Braden Kelley, in his new book, Stoking Your Innovation Bonfire: A Roadmap to a Sustainable Culture of Ingenuity and Purpose, points out that the culture of your organization can have a profound impact on:
- Your ability to innovate
- How you innovate
- What types of innovation you choose to focus upon
- The ability of your organization to meet future threats
“Better understanding the culture of your organization wil lnot only help you innovate more efficiently but also maximize the strengths and compensate for the weaknesses of your organization’s particular culture,” he explains.
To gain a better understanding of your organization’s culture, Kelley recommends that you ask yourself and some key employees who know the tendencies of your organization these key questions:
- What type of behavior tends to get rewarded in our organization?
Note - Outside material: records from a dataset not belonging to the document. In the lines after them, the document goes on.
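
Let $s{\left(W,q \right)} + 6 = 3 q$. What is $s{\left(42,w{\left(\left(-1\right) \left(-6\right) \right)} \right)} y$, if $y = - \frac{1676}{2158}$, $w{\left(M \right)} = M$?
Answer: $- \frac{10056}{1079} \approx -9.3197$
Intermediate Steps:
$s{\left(W,q \right)} = -6 + 3 q$
$y = - \frac{838}{1079}$ ($y = \left(-1676\right) \frac{1}{2158} = - \frac{838}{1079} \approx -0.77664$)
$s{\left(42,w{\left(\left(-1\right) \left(-6\right) \right)} \right)} y = \left(-6 + 3 \left(\left(-1\right) \left(-6\right)\right)\right) \left(- \frac{838}{1079}\right) = \left(-6 + 3 \cdot 6\right) \left(- \frac{838}{1079}\right) = \left(-6 + 18\right) \left(- \frac{838}{1079}\right) = 12 \left(- \frac{838}{1079}\right) = - \frac{10056}{1079}$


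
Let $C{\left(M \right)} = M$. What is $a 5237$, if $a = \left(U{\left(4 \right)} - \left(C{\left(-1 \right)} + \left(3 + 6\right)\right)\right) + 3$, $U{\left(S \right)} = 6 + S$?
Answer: $26185$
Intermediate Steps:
$a = 5$ ($a = \left(\left(6 + 4\right) - \left(-1 + \left(3 + 6\right)\right)\right) + 3 = \left(10 - \left(-1 + 9\right)\right) + 3 = \left(10 - 8\right) + 3 = 2 + 3 = 5$)
$a 5237 = 5 \cdot 5237 = 26185$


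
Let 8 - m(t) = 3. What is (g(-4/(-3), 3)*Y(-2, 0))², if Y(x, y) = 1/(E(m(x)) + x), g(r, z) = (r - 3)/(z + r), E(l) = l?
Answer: 25/1521 ≈ 0.016437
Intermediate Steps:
m(t) = 5 (m(t) = 8 - 1*3 = 8 - 3 = 5)
g(r, z) = (-3 + r)/(r + z)
Y(x, y) = 1/(5 + x)
(g(-4/(-3), 3)*Y(-2, 0))² = (((-3 - 4/(-3))/(-4/(-3) + 3))/(5 - 2))² = (((-3 - 4*(-⅓))/(-4*(-⅓) + 3))/3)² = (((-3 + 4/3)/(4/3 + 3))*(⅓))² = ((-5/3/(13/3))*(⅓))² = (((3/13)*(-5/3))*(⅓))² = (-5/13*⅓)² = (-5/39)² = 25/1521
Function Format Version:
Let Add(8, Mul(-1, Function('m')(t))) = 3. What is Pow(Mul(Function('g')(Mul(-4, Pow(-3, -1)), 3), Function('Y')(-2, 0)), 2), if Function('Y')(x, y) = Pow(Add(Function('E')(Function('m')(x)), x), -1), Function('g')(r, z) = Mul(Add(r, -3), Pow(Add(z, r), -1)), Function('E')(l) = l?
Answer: Rational(25, 1521) ≈ 0.016437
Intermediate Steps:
Function('m')(t) = 5 (Function('m')(t) = Add(8, Mul(-1, 3)) = Add(8, -3) = 5)
Function('g')(r, z) = Mul(Pow(Add(r, z), -1), Add(-3, r)) (Function('g')(r, z) = Mul(Add(-3, r), Pow(Add(r, z), -1)) = Mul(Pow(Add(r, z), -1), Add(-3, r)))
Function('Y')(x, y) = Pow(Add(5, x), -1)
Pow(Mul(Function('g')(Mul(-4, Pow(-3, -1)), 3), Function('Y')(-2, 0)), 2) = Pow(Mul(Mul(Pow(Add(Mul(-4, Pow(-3, -1)), 3), -1), Add(-3, Mul(-4, Pow(-3, -1)))), Pow(Add(5, -2), -1)), 2) = Pow(Mul(Mul(Pow(Add(Mul(-4, Rational(-1, 3)), 3), -1), Add(-3, Mul(-4, Rational(-1, 3)))), Pow(3, -1)), 2) = Pow(Mul(Mul(Pow(Add(Rational(4, 3), 3), -1), Add(-3, Rational(4, 3))), Rational(1, 3)), 2) = Pow(Mul(Mul(Pow(Rational(13, 3), -1), Rational(-5, 3)), Rational(1, 3)), 2) = Pow(Mul(Mul(Rational(3, 13), Rational(-5, 3)), Rational(1, 3)), 2) = Pow(Mul(Rational(-5, 13), Rational(1, 3)), 2) = Pow(Rational(-5, 39), 2) = Rational(25, 1521)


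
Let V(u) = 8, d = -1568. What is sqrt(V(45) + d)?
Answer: 2*I*sqrt(390) ≈ 39.497*I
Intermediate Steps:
sqrt(V(45) + d) = sqrt(8 - 1568) = sqrt(-1560) = 2*I*sqrt(390)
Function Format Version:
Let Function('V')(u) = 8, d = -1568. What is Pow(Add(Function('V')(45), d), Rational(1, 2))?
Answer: Mul(2, I, Pow(390, Rational(1, 2))) ≈ Mul(39.497, I)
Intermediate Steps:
Pow(Add(Function('V')(45), d), Rational(1, 2)) = Pow(Add(8, -1568), Rational(1, 2)) = Pow(-1560, Rational(1, 2)) = Mul(2, I, Pow(390, Rational(1, 2)))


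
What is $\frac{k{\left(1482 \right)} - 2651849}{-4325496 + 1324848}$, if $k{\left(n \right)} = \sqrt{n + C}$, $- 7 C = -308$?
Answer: $\frac{2651849}{3000648} - \frac{\sqrt{1526}}{3000648} \approx 0.88375$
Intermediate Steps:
$C = 44$ ($C = \left(- \frac{1}{7}\right) \left(-308\right) = 44$)
$k{\left(n \right)} = \sqrt{44 + n}$ ($k{\left(n \right)} = \sqrt{n + 44} = \sqrt{44 + n}$)
$\frac{k{\left(1482 \right)} - 2651849}{-4325496 + 1324848} = \frac{\sqrt{44 + 1482} - 2651849}{-4325496 + 1324848} = \frac{\sqrt{1526} - 2651849}{-3000648} = \left(-2651849 + \sqrt{1526}\right) \left(- \frac{1}{3000648}\right) = \frac{2651849}{3000648} - \frac{\sqrt{1526}}{3000648}$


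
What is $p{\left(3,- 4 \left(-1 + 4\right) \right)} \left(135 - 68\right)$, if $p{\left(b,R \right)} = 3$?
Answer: $201$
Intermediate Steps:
$p{\left(3,- 4 \left(-1 + 4\right) \right)} \left(135 - 68\right) = 3 \left(135 - 68\right) = 3 \cdot 67 = 201$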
- What qualities in individuals are most valued in our organization?
- Is who you know or what you know more important in our organization?
- Is performance on special projects or core job performance most important?
- Is it OK to fail in our organization?
- Is failure permitted or possibly even celebrated?
- Is learning from failure valued and embraced?
- Is leadership or expertise more valued in our organization?
- Do people openly share information or hoard it?
- Do people openly share credit for a job well done or seek it for themselves alone?
- Do managers hoard budget and resources or do they openly share them with cross-functional teams?
- Does innovation only happen in the R&D department?
- Do we have an open, collaborative office environment or a task-focused environment organized into individual offices or high-wall cubicles?
- Is informal power greater than hierarchical power in our organization?
I think this is a very powerful list of questions that gets to the heart of the cultural issues that tend to derail innovation in many firms. Ask yourself these questions about your employer. Where does your company stand? Probably not as good as it ought to be. There’s lots of food for thought here!